Question

Self inductance of a coil is $ 8H $ . The power (in watt) consumed by coil (primary inductive) is given by $ P = 8{i^2} $ where $ 'i' $ current in ampere. The time for the current to change from $ {i_0} $ to $ 2{i_0} $ will be
(A) $ \ln 2 $
(B) $ 5{i_0} $
(C) $ \dfrac{{{i_0}^2}}{{\ln 2}} $
(D) None of these

Answer 1

Hint: To solve this question, we need to use the formula for the energy stored by an inductor and differentiate it to get the expression for the power.

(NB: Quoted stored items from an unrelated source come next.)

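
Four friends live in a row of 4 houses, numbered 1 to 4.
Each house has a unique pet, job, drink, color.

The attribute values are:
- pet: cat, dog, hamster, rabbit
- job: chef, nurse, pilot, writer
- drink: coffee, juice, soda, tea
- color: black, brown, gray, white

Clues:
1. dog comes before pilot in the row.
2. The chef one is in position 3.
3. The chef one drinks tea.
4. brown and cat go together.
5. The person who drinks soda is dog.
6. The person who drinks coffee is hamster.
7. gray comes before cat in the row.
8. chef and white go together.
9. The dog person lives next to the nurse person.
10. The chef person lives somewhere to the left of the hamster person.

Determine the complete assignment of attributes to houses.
Solution:

House | Pet | Job | Drink | Color
---------------------------------
  1   | dog | writer | soda | gray
  2   | cat | nurse | juice | brown
  3   | rabbit | chef | tea | white
  4   | hamster | pilot | coffee | black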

On equating it with the expression for the power given in the question, we will get a differential equation in the current. On integrating the differential equation between the given limits, we will get the value of the time.

Formula used: The formula used to solve this question is given by
 $ E = \dfrac{1}{2}L{i^2} $ , here $ E $ is the energy stored by an inductor of inductance $ L $ through which a current of $ i $ is flowing.

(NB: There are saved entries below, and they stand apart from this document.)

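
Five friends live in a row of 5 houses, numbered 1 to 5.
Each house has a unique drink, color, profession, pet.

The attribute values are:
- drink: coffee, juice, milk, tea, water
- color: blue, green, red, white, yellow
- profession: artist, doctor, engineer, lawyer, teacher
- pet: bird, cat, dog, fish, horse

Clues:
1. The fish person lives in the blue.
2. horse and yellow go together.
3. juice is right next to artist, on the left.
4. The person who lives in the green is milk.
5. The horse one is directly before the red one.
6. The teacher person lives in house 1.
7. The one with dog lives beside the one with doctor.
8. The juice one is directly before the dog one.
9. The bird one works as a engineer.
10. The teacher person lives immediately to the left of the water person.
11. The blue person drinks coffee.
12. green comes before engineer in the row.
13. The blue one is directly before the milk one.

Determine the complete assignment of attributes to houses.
Solution:

House | Drink | Color | Profession | Pet
----------------------------------------
  1   | juice | yellow | teacher | horse
  2   | water | red | artist | dog
  3   | coffee | blue | doctor | fish
  4   | milk | green | lawyer | cat
  5   | tea | white | engineer | bird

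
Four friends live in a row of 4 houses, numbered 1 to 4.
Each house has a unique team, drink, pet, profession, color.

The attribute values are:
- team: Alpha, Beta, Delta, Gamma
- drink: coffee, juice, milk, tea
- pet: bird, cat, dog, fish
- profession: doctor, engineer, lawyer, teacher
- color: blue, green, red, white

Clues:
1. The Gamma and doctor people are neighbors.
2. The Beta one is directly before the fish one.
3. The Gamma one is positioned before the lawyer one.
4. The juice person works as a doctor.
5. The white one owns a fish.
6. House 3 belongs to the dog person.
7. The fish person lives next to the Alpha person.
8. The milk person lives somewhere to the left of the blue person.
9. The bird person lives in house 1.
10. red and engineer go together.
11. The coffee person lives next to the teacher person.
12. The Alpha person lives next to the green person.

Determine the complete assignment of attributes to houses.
Solution:

House | Team | Drink | Pet | Profession | Color
-----------------------------------------------
  1   | Beta | coffee | bird | engineer | red
  2   | Gamma | milk | fish | teacher | white
  3   | Alpha | juice | dog | doctor | blue
  4   | Delta | tea | cat | lawyer | green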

Complete Step-by-Step solution:
Let $ T $ be the time for the given change in the current.
We know that the energy stored in an inductor as a function of the current flowing through it is given by
 $ E = \dfrac{1}{2}L{i^2} $ ......................(1)
Now, we know that the power is equal to the rate of energy supplied. Mathematically, this is given by
 $ P = \dfrac{{dE}}{{dt}} $ ......................(2)
Therefore differentiating both sides of (1) we get
 $ \dfrac{{dE}}{{dt}} = \dfrac{{d\left( {\dfrac{1}{2}L{i^2}} \right)}}{{dt}} $
 $ \Rightarrow \dfrac{{dE}}{{dt}} = \dfrac{1}{2}L \times 2i\dfrac{{di}}{{dt}} $
On simplifying we get
 $ \dfrac{{dE}}{{dt}} = Li\dfrac{{di}}{{dt}} $ ......................(3)
From (2) and (3) we can write
 $ Li\dfrac{{di}}{{dt}} = P $ ......................(4)
According to the question, we have
 $ L = 8H $ ......................(5)
 $ P = 8{i^2} $ ......................(6)
Putting (5) and (6) in (4) we get
 $ 8i\dfrac{{di}}{{dt}} = 8{i^2} $
Dividing both the sides by $ 8i $ we have
 $ \dfrac{{di}}{{dt}} = i $
On rearranging the terms, we can write the above equation as
 $ dt = \dfrac{{di}}{i} $
Integrating both the sides, we get
 $ \int\limits_0^T {dt} = \int\limits_{{i_0}}^{2{i_0}} {\dfrac{{di}}{i}} $
 $ \Rightarrow \left[ t \right]_0^T = \left[ {\ln i} \right]_{{i_0}}^{2{i_0}} $
Substituting the limits, we get
 $ T - 0 = \ln 2{i_0} - \ln {i_0} $
 $ \Rightarrow T = \ln 2{i_0} - \ln {i_0} $
We know that $ \ln A - \ln B = \ln \dfrac{A}{B} $ . So the above expression for the time can be written as
 $ T = \ln \left( {\dfrac{{2{i_0}}}{{{i_0}}}} \right) $
On simplifying, we finally get
 $ T = \ln 2 $
Thus, the time required for the current to change from $ {i_0} $ to $ 2{i_0} $ is equal to $ \ln 2 $ .
Hence, the correct answer is option (A).

Note:
Do not consider the power and the energy to be the same. We must note that we have been given the expression for the power consumed by the coil, and not the energy.